Néstor Marcelo Lamboglia presentó este lunes su renuncia a la presidencia del Ente Nacional Regulador del Gas y la Electricidad (ENRGE), el organismo creado por el Gobierno nacional para unificar la regulación de ambos servicios públicos.
La salida se produjo a menos de un mes de su designación y en medio de versiones sobre fuertes diferencias internas dentro del directorio.
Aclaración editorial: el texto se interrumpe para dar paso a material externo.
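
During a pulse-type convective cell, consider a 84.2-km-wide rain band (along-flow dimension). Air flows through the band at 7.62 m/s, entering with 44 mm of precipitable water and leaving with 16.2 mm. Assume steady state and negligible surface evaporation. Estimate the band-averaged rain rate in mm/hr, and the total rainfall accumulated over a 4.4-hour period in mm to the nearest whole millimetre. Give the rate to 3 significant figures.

R ≈ 9.06 mm/hr; total ≈ 40 mm

Column moisture flux per unit crosswind length is F = V × PW.
Inflow: F_in = 7.62 × 44 = 335.28 mm·m/s
Outflow: F_out = 7.62 × 16.2 = 123.444 mm·m/s
Steady-state rate R = (F_in − F_out)/L = (335.28 − 123.444) / 84200 m = 2.516e-03 mm/s.
R = 2.516e-03 × 3600 = 9.06 mm/hr.
Over 4.4 h: total = 9.06 × 4.4 = 39.864 ≈ 40 mm.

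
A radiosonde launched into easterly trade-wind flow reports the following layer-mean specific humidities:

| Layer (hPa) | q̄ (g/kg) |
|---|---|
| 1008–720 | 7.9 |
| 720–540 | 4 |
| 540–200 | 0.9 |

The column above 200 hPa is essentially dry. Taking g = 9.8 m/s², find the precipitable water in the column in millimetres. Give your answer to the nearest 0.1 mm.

PW ≈ 33.7 mm

Precipitable water is the column-integrated vapour mass per unit area: PW = (1/g) Σ q̄ Δp, with q in kg/kg and Δp in Pa (1 kg/m² of water = 1 mm).
Layer 1008–720 hPa: Δp = 288 hPa = 28800 Pa, q̄ = 0.0079 kg/kg → 0.0079 × 28800 / 9.8 = 23.22 mm
Layer 720–540 hPa: Δp = 180 hPa = 18000 Pa, q̄ = 0.004 kg/kg → 0.004 × 18000 / 9.8 = 7.35 mm
Layer 540–200 hPa: Δp = 340 hPa = 34000 Pa, q̄ = 0.0009 kg/kg → 0.0009 × 34000 / 9.8 = 3.12 mm
PW = 23.22 + 7.35 + 3.12 = 33.69 ≈ 33.7 mm.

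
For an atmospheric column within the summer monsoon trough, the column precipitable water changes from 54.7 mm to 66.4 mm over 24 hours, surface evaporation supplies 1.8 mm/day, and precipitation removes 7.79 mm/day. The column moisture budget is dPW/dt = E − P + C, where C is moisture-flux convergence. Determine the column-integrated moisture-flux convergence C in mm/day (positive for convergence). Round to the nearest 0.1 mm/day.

C ≈ 17.7 mm/day

dPW/dt = (66.4 − 54.7) mm / (24/24 day) = +11.700 mm/day.
C = dPW/dt − E + P = (+11.700) − 1.8 + 7.79 = 17.7 mm/day.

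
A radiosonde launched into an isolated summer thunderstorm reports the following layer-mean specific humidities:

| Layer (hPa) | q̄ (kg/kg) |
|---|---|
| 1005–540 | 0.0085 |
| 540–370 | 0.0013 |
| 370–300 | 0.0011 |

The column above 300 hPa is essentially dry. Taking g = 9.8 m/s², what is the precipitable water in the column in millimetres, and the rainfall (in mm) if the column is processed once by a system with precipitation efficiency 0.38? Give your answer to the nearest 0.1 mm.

Precipitable water is the column-integrated vapour mass per unit area: PW = (1/g) Σ q̄ Δp, with q in kg/kg and Δp in Pa (1 kg/m² of water = 1 mm).
Layer 1005–540 hPa: Δp = 465 hPa = 46500 Pa, q̄ = 0.0085 kg/kg → 0.0085 × 46500 / 9.8 = 40.33 mm
Layer 540–370 hPa: Δp = 170 hPa = 17000 Pa, q̄ = 0.0013 kg/kg → 0.0013 × 17000 / 9.8 = 2.26 mm
Layer 370–300 hPa: Δp = 70 hPa = 7000 Pa, q̄ = 0.0011 kg/kg → 0.0011 × 7000 / 9.8 = 0.79 mm
PW = 40.33 + 2.26 + 0.79 = 43.38 ≈ 43.4 mm.
Rainfall = ε × PW = 0.38 × 43.4 = 16.5 mm.

PW ≈ 43.4 mm; rainfall ≈ 16.5 mm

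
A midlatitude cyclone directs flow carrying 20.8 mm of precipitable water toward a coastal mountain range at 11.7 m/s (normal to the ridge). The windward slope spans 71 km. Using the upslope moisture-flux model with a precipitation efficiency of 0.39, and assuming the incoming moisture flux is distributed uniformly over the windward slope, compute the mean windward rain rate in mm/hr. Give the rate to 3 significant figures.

R ≈ 4.81 mm/hr

Incoming column moisture flux per unit ridge length: F = V × PW = 11.7 × 20.8 = 243.36 mm·m/s.
Spread over the 71 km slope with efficiency ε = 0.39: R = ε·F/W = 0.39 × 243.36 / 71000 m = 1.337e-03 mm/s.
R = 1.337e-03 × 3600 = 4.81 mm/hr.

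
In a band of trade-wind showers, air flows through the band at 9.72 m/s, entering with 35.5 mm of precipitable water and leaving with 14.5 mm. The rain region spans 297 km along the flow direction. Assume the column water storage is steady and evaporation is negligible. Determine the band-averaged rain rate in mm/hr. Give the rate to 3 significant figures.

R ≈ 2.47 mm/hr

Column moisture flux per unit crosswind length is F = V × PW.
Inflow: F_in = 9.72 × 35.5 = 345.06 mm·m/s
Outflow: F_out = 9.72 × 14.5 = 140.94 mm·m/s
Steady-state rate R = (F_in − F_out)/L = (345.06 − 140.94) / 297000 m = 6.873e-04 mm/s.
R = 6.873e-04 × 3600 = 2.47 mm/hr.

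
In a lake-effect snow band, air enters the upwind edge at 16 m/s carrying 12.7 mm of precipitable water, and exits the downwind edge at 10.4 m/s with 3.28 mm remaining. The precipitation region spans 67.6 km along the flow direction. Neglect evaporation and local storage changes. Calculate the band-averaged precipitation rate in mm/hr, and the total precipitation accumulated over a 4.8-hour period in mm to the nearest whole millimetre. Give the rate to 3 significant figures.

R ≈ 9.00 mm/hr; total ≈ 43 mm

Column moisture flux per unit crosswind length is F = V × PW.
Inflow: F_in = 16 × 12.7 = 203.2 mm·m/s
Outflow: F_out = 10.4 × 3.28 = 34.112 mm·m/s
Steady-state rate R = (F_in − F_out)/L = (203.2 − 34.112) / 67600 m = 2.501e-03 mm/s.
R = 2.501e-03 × 3600 = 9.00 mm/hr.
Over 4.8 h: total = 9.00 × 4.8 = 43.2 ≈ 43 mm.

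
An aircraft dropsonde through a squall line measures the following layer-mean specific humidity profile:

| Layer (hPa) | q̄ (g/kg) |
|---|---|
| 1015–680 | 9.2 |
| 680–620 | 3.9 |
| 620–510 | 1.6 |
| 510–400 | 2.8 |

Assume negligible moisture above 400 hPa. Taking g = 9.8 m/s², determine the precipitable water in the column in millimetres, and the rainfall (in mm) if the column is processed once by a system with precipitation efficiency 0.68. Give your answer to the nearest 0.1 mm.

PW ≈ 38.8 mm; rainfall ≈ 26.4 mm

Precipitable water is the column-integrated vapour mass per unit area: PW = (1/g) Σ q̄ Δp, with q in kg/kg and Δp in Pa (1 kg/m² of water = 1 mm).
Layer 1015–680 hPa: Δp = 335 hPa = 33500 Pa, q̄ = 0.0092 kg/kg → 0.0092 × 33500 / 9.8 = 31.45 mm
Layer 680–620 hPa: Δp = 60 hPa = 6000 Pa, q̄ = 0.0039 kg/kg → 0.0039 × 6000 / 9.8 = 2.39 mm
Layer 620–510 hPa: Δp = 110 hPa = 11000 Pa, q̄ = 0.0016 kg/kg → 0.0016 × 11000 / 9.8 = 1.80 mm
Layer 510–400 hPa: Δp = 110 hPa = 11000 Pa, q̄ = 0.0028 kg/kg → 0.0028 × 11000 / 9.8 = 3.14 mm
PW = 31.45 + 2.39 + 1.80 + 3.14 = 38.78 ≈ 38.8 mm.
Rainfall = ε × PW = 0.68 × 38.8 = 26.4 mm.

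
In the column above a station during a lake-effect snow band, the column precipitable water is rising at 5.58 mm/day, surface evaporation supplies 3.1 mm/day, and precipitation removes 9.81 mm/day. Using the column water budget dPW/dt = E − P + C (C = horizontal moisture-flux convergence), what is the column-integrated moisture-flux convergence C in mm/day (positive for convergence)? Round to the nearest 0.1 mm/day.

C ≈ 12.3 mm/day

dPW/dt = +5.58 mm/day.
C = dPW/dt − E + P = (+5.58) − 3.1 + 9.81 = 12.3 mm/day.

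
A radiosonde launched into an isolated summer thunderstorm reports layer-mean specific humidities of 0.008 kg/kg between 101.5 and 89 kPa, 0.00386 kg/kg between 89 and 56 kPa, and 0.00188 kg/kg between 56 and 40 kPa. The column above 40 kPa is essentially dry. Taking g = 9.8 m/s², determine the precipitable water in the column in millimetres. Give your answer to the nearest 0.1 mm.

Precipitable water is the column-integrated vapour mass per unit area: PW = (1/g) Σ q̄ Δp, with q in kg/kg and Δp in Pa (1 kg/m² of water = 1 mm).
Layer 101.5–89 kPa: Δp = 125 hPa = 12500 Pa, q̄ = 0.008 kg/kg → 0.008 × 12500 / 9.8 = 10.20 mm
Layer 89–56 kPa: Δp = 330 hPa = 33000 Pa, q̄ = 0.00386 kg/kg → 0.00386 × 33000 / 9.8 = 13.00 mm
Layer 56–40 kPa: Δp = 160 hPa = 16000 Pa, q̄ = 0.00188 kg/kg → 0.00188 × 16000 / 9.8 = 3.07 mm
PW = 10.20 + 13.00 + 3.07 = 26.27 ≈ 26.3 mm.

PW ≈ 26.3 mm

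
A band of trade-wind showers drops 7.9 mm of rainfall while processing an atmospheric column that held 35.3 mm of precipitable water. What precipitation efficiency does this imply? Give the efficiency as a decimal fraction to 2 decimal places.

ε = rainfall / PW = 7.9 / 35.3 = 0.22.

ε ≈ 0.22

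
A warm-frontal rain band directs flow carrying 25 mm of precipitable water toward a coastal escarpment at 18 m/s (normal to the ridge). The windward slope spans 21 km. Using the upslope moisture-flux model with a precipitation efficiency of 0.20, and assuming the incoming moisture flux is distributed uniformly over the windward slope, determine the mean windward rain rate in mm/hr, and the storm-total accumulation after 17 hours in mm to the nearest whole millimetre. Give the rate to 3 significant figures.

R ≈ 15.4 mm/hr; total ≈ 262 mm

Incoming column moisture flux per unit ridge length: F = V × PW = 18 × 25 = 450 mm·m/s.
Spread over the 21 km slope with efficiency ε = 0.20: R = ε·F/W = 0.20 × 450 / 21000 m = 4.286e-03 mm/s.
R = 4.286e-03 × 3600 = 15.4 mm/hr.
Over 17 h: total = 15.4 × 17 = 261.8 ≈ 262 mm.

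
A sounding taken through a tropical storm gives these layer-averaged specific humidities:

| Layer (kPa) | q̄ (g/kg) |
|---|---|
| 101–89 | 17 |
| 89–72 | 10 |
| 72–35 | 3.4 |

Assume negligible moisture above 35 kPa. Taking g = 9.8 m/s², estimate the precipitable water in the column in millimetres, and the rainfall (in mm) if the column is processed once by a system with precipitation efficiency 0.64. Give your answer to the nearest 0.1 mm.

Precipitable water is the column-integrated vapour mass per unit area: PW = (1/g) Σ q̄ Δp, with q in kg/kg and Δp in Pa (1 kg/m² of water = 1 mm).
Layer 101–89 kPa: Δp = 120 hPa = 12000 Pa, q̄ = 0.017 kg/kg → 0.017 × 12000 / 9.8 = 20.82 mm
Layer 89–72 kPa: Δp = 170 hPa = 17000 Pa, q̄ = 0.01 kg/kg → 0.01 × 17000 / 9.8 = 17.35 mm
Layer 72–35 kPa: Δp = 370 hPa = 37000 Pa, q̄ = 0.0034 kg/kg → 0.0034 × 37000 / 9.8 = 12.84 mm
PW = 20.82 + 17.35 + 12.84 = 51.01 ≈ 51.0 mm.
Rainfall = ε × PW = 0.64 × 51.0 = 32.6 mm.

PW ≈ 51.0 mm; rainfall ≈ 32.6 mm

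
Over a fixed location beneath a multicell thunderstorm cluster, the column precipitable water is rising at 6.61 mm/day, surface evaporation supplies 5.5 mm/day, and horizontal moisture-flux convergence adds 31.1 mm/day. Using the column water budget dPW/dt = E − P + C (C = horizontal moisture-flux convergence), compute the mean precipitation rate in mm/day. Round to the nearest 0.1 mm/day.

P ≈ 30.0 mm/day

dPW/dt = +6.61 mm/day.
P = E + C − dPW/dt = 5.5 + (31.1) − (+6.61) = 30.0 mm/day.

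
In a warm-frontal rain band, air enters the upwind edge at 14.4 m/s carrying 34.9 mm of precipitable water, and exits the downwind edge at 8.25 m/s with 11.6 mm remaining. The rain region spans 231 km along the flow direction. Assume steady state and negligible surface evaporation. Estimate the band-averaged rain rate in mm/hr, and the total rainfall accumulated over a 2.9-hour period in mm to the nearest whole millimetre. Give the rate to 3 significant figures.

Column moisture flux per unit crosswind length is F = V × PW.
Inflow: F_in = 14.4 × 34.9 = 502.56 mm·m/s
Outflow: F_out = 8.25 × 11.6 = 95.7 mm·m/s
Steady-state rate R = (F_in − F_out)/L = (502.56 − 95.7) / 231000 m = 1.761e-03 mm/s.
R = 1.761e-03 × 3600 = 6.34 mm/hr.
Over 2.9 h: total = 6.34 × 2.9 = 18.386 ≈ 18 mm.

R ≈ 6.34 mm/hr; total ≈ 18 mm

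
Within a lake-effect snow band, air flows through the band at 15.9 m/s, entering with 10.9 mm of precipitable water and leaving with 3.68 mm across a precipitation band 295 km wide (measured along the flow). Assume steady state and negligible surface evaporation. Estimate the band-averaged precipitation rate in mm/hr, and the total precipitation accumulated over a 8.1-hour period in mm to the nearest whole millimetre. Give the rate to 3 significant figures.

Column moisture flux per unit crosswind length is F = V × PW.
Inflow: F_in = 15.9 × 10.9 = 173.31 mm·m/s
Outflow: F_out = 15.9 × 3.68 = 58.512 mm·m/s
Steady-state rate R = (F_in − F_out)/L = (173.31 − 58.512) / 295000 m = 3.891e-04 mm/s.
R = 3.891e-04 × 3600 = 1.40 mm/hr.
Over 8.1 h: total = 1.40 × 8.1 = 11.34 ≈ 11 mm.

R ≈ 1.40 mm/hr; total ≈ 11 mm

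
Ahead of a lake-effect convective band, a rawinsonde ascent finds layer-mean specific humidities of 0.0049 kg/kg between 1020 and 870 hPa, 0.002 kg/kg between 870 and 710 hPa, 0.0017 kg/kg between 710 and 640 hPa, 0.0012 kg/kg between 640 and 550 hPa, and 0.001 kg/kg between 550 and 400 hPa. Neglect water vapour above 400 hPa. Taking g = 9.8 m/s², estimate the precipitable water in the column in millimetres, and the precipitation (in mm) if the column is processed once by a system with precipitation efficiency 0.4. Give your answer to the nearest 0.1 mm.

Precipitable water is the column-integrated vapour mass per unit area: PW = (1/g) Σ q̄ Δp, with q in kg/kg and Δp in Pa (1 kg/m² of water = 1 mm).
Layer 1020–870 hPa: Δp = 150 hPa = 15000 Pa, q̄ = 0.0049 kg/kg → 0.0049 × 15000 / 9.8 = 7.50 mm
Layer 870–710 hPa: Δp = 160 hPa = 16000 Pa, q̄ = 0.002 kg/kg → 0.002 × 16000 / 9.8 = 3.27 mm
Layer 710–640 hPa: Δp = 70 hPa = 7000 Pa, q̄ = 0.0017 kg/kg → 0.0017 × 7000 / 9.8 = 1.21 mm
Layer 640–550 hPa: Δp = 90 hPa = 9000 Pa, q̄ = 0.0012 kg/kg → 0.0012 × 9000 / 9.8 = 1.10 mm
Layer 550–400 hPa: Δp = 150 hPa = 15000 Pa, q̄ = 0.001 kg/kg → 0.001 × 15000 / 9.8 = 1.53 mm
PW = 7.50 + 3.27 + 1.21 + 1.10 + 1.53 = 14.61 ≈ 14.6 mm.
Precipitation = ε × PW = 0.4 × 14.6 = 5.8 mm.

PW ≈ 14.6 mm; precipitation ≈ 5.8 mm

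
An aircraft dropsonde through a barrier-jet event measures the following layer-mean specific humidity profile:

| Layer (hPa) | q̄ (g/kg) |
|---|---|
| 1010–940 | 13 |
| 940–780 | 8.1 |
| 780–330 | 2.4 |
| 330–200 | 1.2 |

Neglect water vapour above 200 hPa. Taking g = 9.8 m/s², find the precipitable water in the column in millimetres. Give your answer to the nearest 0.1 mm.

PW ≈ 35.1 mm

Precipitable water is the column-integrated vapour mass per unit area: PW = (1/g) Σ q̄ Δp, with q in kg/kg and Δp in Pa (1 kg/m² of water = 1 mm).
Layer 1010–940 hPa: Δp = 70 hPa = 7000 Pa, q̄ = 0.013 kg/kg → 0.013 × 7000 / 9.8 = 9.29 mm
Layer 940–780 hPa: Δp = 160 hPa = 16000 Pa, q̄ = 0.0081 kg/kg → 0.0081 × 16000 / 9.8 = 13.22 mm
Layer 780–330 hPa: Δp = 450 hPa = 45000 Pa, q̄ = 0.0024 kg/kg → 0.0024 × 45000 / 9.8 = 11.02 mm
Layer 330–200 hPa: Δp = 130 hPa = 13000 Pa, q̄ = 0.0012 kg/kg → 0.0012 × 13000 / 9.8 = 1.59 mm
PW = 9.29 + 13.22 + 11.02 + 1.59 = 35.12 ≈ 35.1 mm.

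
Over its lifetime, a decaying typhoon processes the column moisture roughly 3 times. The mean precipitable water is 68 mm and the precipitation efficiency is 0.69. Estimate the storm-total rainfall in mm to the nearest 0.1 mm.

Each cycle deposits ε × PW = 0.69 × 68 = 46.92 mm.
Over 3 cycles: 3 × 46.92 = 140.8 mm.

rainfall ≈ 140.8 mm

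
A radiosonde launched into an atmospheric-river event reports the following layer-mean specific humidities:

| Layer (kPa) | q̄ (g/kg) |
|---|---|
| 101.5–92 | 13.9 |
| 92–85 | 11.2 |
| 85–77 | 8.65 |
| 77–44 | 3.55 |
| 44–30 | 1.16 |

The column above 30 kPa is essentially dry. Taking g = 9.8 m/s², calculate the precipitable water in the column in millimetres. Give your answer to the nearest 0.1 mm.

PW ≈ 42.1 mm

Precipitable water is the column-integrated vapour mass per unit area: PW = (1/g) Σ q̄ Δp, with q in kg/kg and Δp in Pa (1 kg/m² of water = 1 mm).
Layer 101.5–92 kPa: Δp = 95 hPa = 9500 Pa, q̄ = 0.0139 kg/kg → 0.0139 × 9500 / 9.8 = 13.47 mm
Layer 92–85 kPa: Δp = 70 hPa = 7000 Pa, q̄ = 0.0112 kg/kg → 0.0112 × 7000 / 9.8 = 8.00 mm
Layer 85–77 kPa: Δp = 80 hPa = 8000 Pa, q̄ = 0.00865 kg/kg → 0.00865 × 8000 / 9.8 = 7.06 mm
Layer 77–44 kPa: Δp = 330 hPa = 33000 Pa, q̄ = 0.00355 kg/kg → 0.00355 × 33000 / 9.8 = 11.95 mm
Layer 44–30 kPa: Δp = 140 hPa = 14000 Pa, q̄ = 0.00116 kg/kg → 0.00116 × 14000 / 9.8 = 1.66 mm
PW = 13.47 + 8.00 + 7.06 + 11.95 + 1.66 = 42.14 ≈ 42.1 mm.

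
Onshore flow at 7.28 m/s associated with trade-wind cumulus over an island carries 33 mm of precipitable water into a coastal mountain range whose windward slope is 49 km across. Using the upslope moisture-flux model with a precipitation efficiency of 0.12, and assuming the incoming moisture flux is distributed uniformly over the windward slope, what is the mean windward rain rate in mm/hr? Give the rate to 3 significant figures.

R ≈ 2.12 mm/hr

Incoming column moisture flux per unit ridge length: F = V × PW = 7.28 × 33 = 240.24 mm·m/s.
Spread over the 49 km slope with efficiency ε = 0.12: R = ε·F/W = 0.12 × 240.24 / 49000 m = 5.883e-04 mm/s.
R = 5.883e-04 × 3600 = 2.12 mm/hr.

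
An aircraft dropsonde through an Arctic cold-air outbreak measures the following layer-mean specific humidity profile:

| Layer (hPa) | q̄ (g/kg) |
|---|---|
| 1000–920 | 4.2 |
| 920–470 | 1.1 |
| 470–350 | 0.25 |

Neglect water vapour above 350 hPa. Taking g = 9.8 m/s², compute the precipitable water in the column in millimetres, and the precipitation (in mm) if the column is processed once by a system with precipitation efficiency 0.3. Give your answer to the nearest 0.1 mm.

Precipitable water is the column-integrated vapour mass per unit area: PW = (1/g) Σ q̄ Δp, with q in kg/kg and Δp in Pa (1 kg/m² of water = 1 mm).
Layer 1000–920 hPa: Δp = 80 hPa = 8000 Pa, q̄ = 0.0042 kg/kg → 0.0042 × 8000 / 9.8 = 3.43 mm
Layer 920–470 hPa: Δp = 450 hPa = 45000 Pa, q̄ = 0.0011 kg/kg → 0.0011 × 45000 / 9.8 = 5.05 mm
Layer 470–350 hPa: Δp = 120 hPa = 12000 Pa, q̄ = 0.00025 kg/kg → 0.00025 × 12000 / 9.8 = 0.31 mm
PW = 3.43 + 5.05 + 0.31 = 8.79 ≈ 8.8 mm.
Precipitation = ε × PW = 0.3 × 8.8 = 2.6 mm.

PW ≈ 8.8 mm; precipitation ≈ 2.6 mm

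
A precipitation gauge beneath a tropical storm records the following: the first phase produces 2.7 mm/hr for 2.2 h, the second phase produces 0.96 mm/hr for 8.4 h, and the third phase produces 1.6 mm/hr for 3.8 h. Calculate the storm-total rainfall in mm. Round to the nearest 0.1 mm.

Total = Σ Rᵢ Δtᵢ = 2.7 × 2.2 + 0.96 × 8.4 + 1.6 × 3.8
      = 5.94 + 8.064 + 6.08 = 20.1 mm.

total ≈ 20.1 mm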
Según trascendió, una disputa con Marcelo Alejandro Nachón, vocal del ente y ex interventor del Ente Nacional Regulador del Gas (Enargas), habría sido determinante para su alejamiento.
Las tensiones entre ambos funcionarios se remontaban incluso a la etapa previa a la constitución formal del ENRGE y se habrían intensificado en las últimas semanas, en pleno proceso de organización del organismo.
La decisión fue comunicada por Lamboglia durante la mañana al resto de los integrantes del directorio y formalizada mediante un memo enviado a través del sistema oficial de Gestión Documental Electrónica (GEDO).
Tras su renuncia, el vicepresidente del ente, el ingeniero Vicente Serra, asumió de manera inmediata la conducción del organismo, en un contexto marcado por la reorganización institucional tras la unificación de los entes reguladores del gas y la electricidad.
Lamboglia había sido designado como presidente por un período de cinco años, el mandato más extenso dentro del directorio. Antes de asumir ese cargo, se desempeñaba como interventor del Ente Nacional Regulador de la Electricidad (ENRE).
El directorio del ENRGE había sido establecido mediante el artículo 6° del Decreto N° 452 del 4 de julio de 2025. Además de Lamboglia como presidente, estaba integrado por Vicente Serra como vicepresidente (mandato de cuatro años), Marcelo Alejandro Nachón como vocal primero (tres años), Griselda Lambertini como vocal segunda (dos años) y Héctor Sergio Falzone como vocal tercero (un año).
El ENRGE fue creado con el objetivo de centralizar la supervisión y el control de los servicios de gas y electricidad en todo el país, integrando las funciones que anteriormente ejercían organismos separados.
La salida de su primer presidente, en medio del proceso de conformación institucional, abre un nuevo escenario dentro del ente regulador y deja en manos de Serra el desafío de consolidar su estructura y funcionamiento.